To illuminate the procedure we perform the above calculation also manually. To do so we return to the table "avgs" getting access to the [estimated]{.underline} E(wage), se(wage) and number of observation for each gender.
```{r}
# split the dataset by gender
male <- avgs %>% dplyr::filter(gender == "male")
female <- avgs %>% dplyr::filter(gender == "female")
# rename columns of both splits
colnames(male) <- c("Gender", "Y_bar_m", "s_m", "n_m")
colnames(female) <- c("Gender", "Y_bar_f", "s_f", "n_f")
male
female
```
Now, considering the wage_male and wage_female as independent variables, we then have that for the variable gap = wage_male - wage_female follows asymptotically a t_stastic with:
E(gap) = E(wage_male) - E(wage_female) , var(gap) = var(wage_male) + var(wage_female) , thus
[estimated E(gap)]{.underline} is gap_bar Y_bar_m - Y_bar_f
[estimated se(gap)]{.underline} is (s_m2 /n_m +s_f2 /n_f)^1/2^
```{r}
gap <- male$Y_bar_m - female$Y_bar_f
gap_se <- sqrt(male$s_m^2 / male$n_m + female$s_f^2 / female$n_f)
```
So, we finally calculate the 95% confidence interval as follows
```{r}
gap_ci_l <- gap - 1.96 * gap_se
gap_ci_u <- gap + 1.96 * gap_se
result <- cbind(gap, gap_se, gap_ci_l, gap_ci_u)
print(result, digits = 3)
```
Our result coincides with the result of the automated t-test we have alternatively performed.
As a final task we examine correlation between the continuous numerical variables of the dataset.
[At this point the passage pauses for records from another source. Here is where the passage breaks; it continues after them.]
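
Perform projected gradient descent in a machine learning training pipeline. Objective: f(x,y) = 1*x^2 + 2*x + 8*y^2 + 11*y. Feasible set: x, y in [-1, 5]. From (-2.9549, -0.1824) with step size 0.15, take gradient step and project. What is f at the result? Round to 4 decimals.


Step 1: Compute gradient at (-2.9549, -0.1824).
grad_x = 2*1*-2.9549 + 2 = -3.9098
grad_y = 2*8*-0.1824 + 11 = 8.0816
Step 2: Gradient step.
x_raw = -2.9549 - 0.15*-3.9098 = -2.3684
y_raw = -0.1824 - 0.15*8.0816 = -1.3946
Step 3: Project onto [-1, 5].
x_proj = clip(-2.3684) = -1.0
y_proj = clip(-1.3946) = -1.0
Step 4: Evaluate f.
f(-1.0, -1.0) = -4.0


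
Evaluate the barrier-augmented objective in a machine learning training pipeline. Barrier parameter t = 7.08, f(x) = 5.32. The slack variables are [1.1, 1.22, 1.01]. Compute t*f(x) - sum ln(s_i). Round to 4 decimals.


Step 1: Compute log-barrier.
ln values: [0.0953, 0.1989, 0.01]
phi = -(0.0953 + 0.1989 + 0.01) = -0.3041
Step 2: Compute augmented objective.
t*f(x) = 7.08*5.32 = 37.6656
Total = 37.6656 - 0.3041 = 37.3615


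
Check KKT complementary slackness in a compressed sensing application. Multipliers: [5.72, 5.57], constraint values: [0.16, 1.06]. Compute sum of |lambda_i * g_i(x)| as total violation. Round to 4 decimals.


KKT complementary slackness check:
lambda_1 * g_1 = 5.72 * 0.16 = 0.9152
lambda_2 * g_2 = 5.57 * 1.06 = 5.9042
Total violation = 0.9152 + 5.9042 = 6.8194


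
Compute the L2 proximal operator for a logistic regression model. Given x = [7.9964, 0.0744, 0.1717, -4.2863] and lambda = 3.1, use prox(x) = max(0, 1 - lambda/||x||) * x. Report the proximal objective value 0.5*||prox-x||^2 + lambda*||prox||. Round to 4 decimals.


Step 1: Compute ||x||.
||x|| = 9.0747
Step 2: Compute scaling factor.
scale = max(0, 1 - 3.1/9.0747) = 0.6584
Step 3: prox(x) = [5.2648, 0.049, 0.113, -2.8221]
||prox(x)|| = 5.9747
Step 4: Proximal objective.
0.5*||prox-x||^2 = 4.805
lambda*||prox|| = 18.5216
Total = 23.3265


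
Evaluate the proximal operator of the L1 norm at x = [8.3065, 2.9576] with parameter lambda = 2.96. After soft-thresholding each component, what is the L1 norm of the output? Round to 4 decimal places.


Soft-thresholding with lambda = 2.96:
prox(8.3065) = sign(8.3065)*max(|8.3065| - 2.96, 0) = 5.3465
prox(2.9576) = sign(2.9576)*max(|2.9576| - 2.96, 0) = 0.0
prox(x) = [5.3465, 0.0]
||prox(x)||_1 = 5.3465 + 0.0 = 5.3465


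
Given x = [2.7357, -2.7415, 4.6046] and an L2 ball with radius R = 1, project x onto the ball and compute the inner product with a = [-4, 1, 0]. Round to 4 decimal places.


Step 1: Compute ||x|| (intermediates to 6 decimals).
||x|| = sqrt(2.7357^2 + (-2.7415)^2 + 4.6046^2) = 6.016828
Step 2: Project.
Since ||x|| > R, scale = R/||x|| = 1/6.016828 = 0.166201, proj(x) = scale * x
proj(x) = [0.454676, -0.45564, 0.765289]
Step 3: Dot product.
a^T * proj(x) = -4*0.454676 + 1*(-0.45564) + 0*0.765289 = -2.2743


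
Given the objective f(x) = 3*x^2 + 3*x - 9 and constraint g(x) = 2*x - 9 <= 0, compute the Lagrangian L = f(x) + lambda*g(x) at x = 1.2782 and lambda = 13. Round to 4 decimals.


Step 1: Evaluate f(x).
f(1.2782) = 3*1.2782^2 + 3*1.2782 - 9 = -0.264
Step 2: Evaluate g(x).
g(1.2782) = 2*1.2782 - 9 = -6.4436
Step 3: Compute Lagrangian.
L = -0.264 + 13*-6.4436 = -84.0308


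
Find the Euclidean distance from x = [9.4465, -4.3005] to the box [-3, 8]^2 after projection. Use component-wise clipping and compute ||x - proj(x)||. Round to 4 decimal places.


Project each component onto [-3, 8].
clip(9.4465) = 8.0, clip(-4.3005) = -3.0
Projection = [8.0, -3.0]
Squared diffs: [2.0924, 1.6913]
Distance = sqrt(3.7837) = 1.9452


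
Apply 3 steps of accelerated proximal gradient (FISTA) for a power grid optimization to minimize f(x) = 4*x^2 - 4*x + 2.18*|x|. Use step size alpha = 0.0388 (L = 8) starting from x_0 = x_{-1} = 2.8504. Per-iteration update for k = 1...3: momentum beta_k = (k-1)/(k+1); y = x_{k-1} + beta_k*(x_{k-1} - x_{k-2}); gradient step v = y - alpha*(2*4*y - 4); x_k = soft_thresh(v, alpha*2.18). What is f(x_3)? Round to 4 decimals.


FISTA on f(x) = 4*x^2 - 4*x + 2.18*|x|
L = 8, alpha = 0.0388
Iteration 1: beta = 0.0, y = 2.8504 + 0.0*(2.8504 - 2.8504) = 2.8504
  grad(y) = 18.8032, v = y - alpha*grad = 2.1208
  prox(v) = soft_thresh(2.1208, 0.0846) = 2.0363
Iteration 2: beta = 0.3333, y = 2.0363 + 0.3333*(2.0363 - 2.8504) = 1.7649
  grad(y) = 10.119, v = y - alpha*grad = 1.3723
  prox(v) = soft_thresh(1.3723, 0.0846) = 1.2877
Iteration 3: beta = 0.5, y = 1.2877 + 0.5*(1.2877 - 2.0363) = 0.9134
  grad(y) = 3.307, v = y - alpha*grad = 0.7851
  prox(v) = soft_thresh(0.7851, 0.0846) = 0.7005
f(x_3) = 4*0.7005^2 - 4*0.7005 + 2.18*|0.7005| = 0.6878


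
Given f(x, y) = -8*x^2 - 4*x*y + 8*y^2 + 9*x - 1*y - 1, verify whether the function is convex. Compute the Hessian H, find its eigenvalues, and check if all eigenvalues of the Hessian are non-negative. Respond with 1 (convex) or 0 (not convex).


The Hessian of f(x,y) = -8*x^2 - 4*x*y + 8*y^2 + 9*x - 1*y - 1 is:
H = [[-16, -4], [-4, 16]]
Trace = -16 + 16 = 0
Determinant = -16*16 - (-4)^2 = -272
Discriminant = (0)^2 - 4*-272 = 1088.0
Eigenvalues: lambda_1 = -16.4924, lambda_2 = 16.4924
The function is not convex.

0


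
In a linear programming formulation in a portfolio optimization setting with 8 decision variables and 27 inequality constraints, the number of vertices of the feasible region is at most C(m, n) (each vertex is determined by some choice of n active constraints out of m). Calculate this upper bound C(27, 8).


Each vertex corresponds to some choice of n active constraints out of m, so the number of vertices is at most C(m, n) = m! / (n!(m-n)!).
m = 27, n = 8
Numerator: 27 * 26 * 25 * 24 * 23 * 22 * 21 * 20
Denominator: 8! = 40320
C(27, 8) = 2220075


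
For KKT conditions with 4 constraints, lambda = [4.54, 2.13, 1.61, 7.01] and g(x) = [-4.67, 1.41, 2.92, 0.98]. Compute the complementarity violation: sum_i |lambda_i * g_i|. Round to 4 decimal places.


KKT complementary slackness check:
lambda_1 * g_1 = 4.54 * -4.67 = -21.2018
lambda_2 * g_2 = 2.13 * 1.41 = 3.0033
lambda_3 * g_3 = 1.61 * 2.92 = 4.7012
lambda_4 * g_4 = 7.01 * 0.98 = 6.8698
Total violation = 21.2018 + 3.0033 + 4.7012 + 6.8698 = 35.7761


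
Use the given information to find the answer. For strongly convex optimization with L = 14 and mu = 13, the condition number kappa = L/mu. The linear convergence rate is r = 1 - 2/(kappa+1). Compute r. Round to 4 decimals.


Step 1: Compute the condition number.
kappa = L/mu = 14/13 = 1.0769
Step 2: Compute the convergence rate.
r = 1 - 2/(kappa + 1) = 1 - 2*mu/(L + mu) = (L - mu)/(L + mu) = 1/27 = 0.037


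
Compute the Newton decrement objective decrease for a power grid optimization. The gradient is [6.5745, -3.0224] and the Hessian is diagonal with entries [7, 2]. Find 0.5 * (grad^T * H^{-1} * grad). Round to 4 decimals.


Step 1: H is diagonal, so H^(-1) * g = [0.9392, -1.5112].
Step 2: g^T H^(-1) g = sum_i g_i^2 / H_ii
  = (6.5745)^2/7 + (-3.0224)^2/2
  = 6.1749 + 4.5675 = 10.7423
Step 3: Objective decrease = 0.5 * g^T H^(-1) g = 5.3712


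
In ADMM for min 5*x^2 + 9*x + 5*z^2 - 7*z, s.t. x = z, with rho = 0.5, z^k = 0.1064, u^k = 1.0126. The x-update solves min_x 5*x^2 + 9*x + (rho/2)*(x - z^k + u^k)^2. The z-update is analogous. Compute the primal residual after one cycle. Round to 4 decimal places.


ADMM iteration with rho = 0.5, z^k = 0.1064, u^k = 1.0126
Step 1: x-update.
Minimize 5*x^2 + 9*x + (0.5/2)*(x - 0.1064 + 1.0126)^2
FOC: (2*5 + 0.5)*x = -9 + 0.5*(0.1064 - 1.0126)
x^{k+1} = -0.9003
Step 2: z-update.
Minimize 5*z^2 - 7*z + (0.5/2)*(-0.9003 - z + 1.0126)^2
FOC: (2*5 + 0.5)*z = 7 + 0.5*(-0.9003 + 1.0126)
z^{k+1} = 0.672
Step 3: u-update.
u^{k+1} = 1.0126 - 0.9003 - 0.672 = -0.5597
Step 4: Primal residual = |-0.9003 - 0.672| = 1.5723


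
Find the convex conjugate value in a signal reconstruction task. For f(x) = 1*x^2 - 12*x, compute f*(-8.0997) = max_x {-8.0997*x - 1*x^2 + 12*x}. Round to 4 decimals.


f*(y) = sup_x {y*x - a*x^2 - b*x} = sup_x {(y-b)*x - a*x^2}
FOC: (y - b) - 2a*x = 0 => x* = (y - b)/(2a)
x* = (-8.0997 + 12)/(2*1) = 1.9502
f*(-8.0997) = (y-b)^2/(4a) = (-8.0997 + 12)^2/(4*1)
= 15.2123/4 = 3.8031


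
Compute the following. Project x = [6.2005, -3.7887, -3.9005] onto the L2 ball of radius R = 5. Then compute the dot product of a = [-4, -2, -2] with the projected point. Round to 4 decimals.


Step 1: Compute ||x|| (intermediates to 6 decimals).
||x|| = sqrt(6.2005^2 + (-3.7887)^2 + (-3.9005)^2) = 8.247081
Step 2: Project.
Since ||x|| > R, scale = R/||x|| = 5/8.247081 = 0.606275, proj(x) = scale * x
proj(x) = [3.759208, -2.296994, -2.364776]
Step 3: Dot product.
a^T * proj(x) = -4*3.759208 - 2*(-2.296994) - 2*(-2.364776) = -5.7133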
To that end we calculate the correlation and create the corresponding scatterplot for each pair
```{r}
library(corrplot)
subset=cps[,2:5]
cor1=cor(subset)
corrplot.mixed (cor1, lower.col='black', number.cex=.7)
pairs(subset)
```
Among others we observe a very high positive correlation between experience and age, a relatively high positive correlation between wage and education and a relatively high negative correlation between education and experience.